Enum DistributedStrategy
Defines the distributed training strategy to use.
public enum DistributedStrategy
Fields
DDP = 1Distributed Data Parallel (DDP) - Most common strategy. Parameters are replicated on each GPU, gradients are averaged.
Use when: Your model fits on one GPU but you want faster training.
Memory: Each GPU has full model copy.
Communication: Low (only gradients).
FSDP = 2Fully Sharded Data Parallel (FSDP) - PyTorch style, full parameter sharding.
Use when: Your model is too large to fit on one GPU.
Memory: Excellent (parameters sharded).
Communication: High (AllGather for parameters).
Hybrid = 8Hybrid - 3D parallelism combining data + tensor + pipeline.
Use when: Training frontier models (100B+ parameters) on 100s of GPUs.
Complexity: Very high, requires expert knowledge.
None = 0No distributed training - Single device training (default).

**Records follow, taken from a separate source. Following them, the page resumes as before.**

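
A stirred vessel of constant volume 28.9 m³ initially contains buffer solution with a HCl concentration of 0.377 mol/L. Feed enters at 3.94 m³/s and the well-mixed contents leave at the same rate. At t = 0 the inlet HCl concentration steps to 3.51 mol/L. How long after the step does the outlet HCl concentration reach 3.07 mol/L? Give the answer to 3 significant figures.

14.4 s

Species balance on the tank: V dC/dt = Q(C_in − C), so τ = V/Q = 7.3350 s.
C(t) = C_in + (C₀ − C_in) e^(−t/τ). Set C = 3.07 and solve for t:
e^(−t/τ) = (C − C_in)/(C₀ − C_in) = (3.07 − 3.51)/(0.377 − 3.51) = 0.14044
t = −τ ln(…) = 7.3350 × 1.9630 = 14.398 s.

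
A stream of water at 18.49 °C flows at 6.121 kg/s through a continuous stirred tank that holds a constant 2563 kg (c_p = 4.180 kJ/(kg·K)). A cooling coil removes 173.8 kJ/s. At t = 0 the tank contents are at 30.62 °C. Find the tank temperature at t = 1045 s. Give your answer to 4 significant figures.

Unsteady energy balance on the tank contents: M c_p dT/dt = ṁ c_p (T_in − T) − 173.8.
Rearrange: dT/dt = (T_ss − T)/τ with τ = M/ṁ = 418.722 s and T_ss = T_in − Q̇/(ṁ c_p) = 11.6972 °C.
T approaches T_ss exponentially: T(t) = T_ss + (T₀ − T_ss) e^(−t/τ).
T(1045) = 11.6972 + (18.9228)·e^(−1045/418.722) = 11.6972 + (18.9228)·0.0824398 = 13.2572 °C.

13.26 °C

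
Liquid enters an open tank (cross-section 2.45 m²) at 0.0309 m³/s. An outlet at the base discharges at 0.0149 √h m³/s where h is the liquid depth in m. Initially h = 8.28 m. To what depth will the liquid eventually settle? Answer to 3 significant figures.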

Use when: Training on a single GPU or CPU.
Memory: Full model on one device.
Communication: None.
PipelineParallel = 6Pipeline Parallel - Model split into stages across GPUs.
Use when: You have a very deep model with many layers.
Memory: Excellent for deep models.
TensorParallel = 7Tensor Parallel - Individual layers split across GPUs (Megatron-LM style).
Use when: You have very wide layers (large hidden dimensions).
Communication: High (requires fast interconnect like NVLink).
ZeRO1 = 3ZeRO Stage 1 - Only optimizer states are sharded.
Use when: Optimizer state memory is the bottleneck (e.g., Adam).
Memory: Good (4-8x reduction in optimizer memory).
ZeRO2 = 4ZeRO Stage 2 - Optimizer states + gradients are sharded.
Use when: Both optimizer and gradient memory are issues.
Memory: Very good (optimizer + gradient savings).
ZeRO3 = 5ZeRO Stage 3 - Full sharding (equivalent to FSDP).
Use when: You prefer ZeRO terminology over FSDP.
Memory: Excellent (everything sharded).
Remarks
For Beginners: These strategies determine how your model and data are split across multiple GPUs or machines. DDP (Distributed Data Parallel) is the most common and works for 90% of use cases.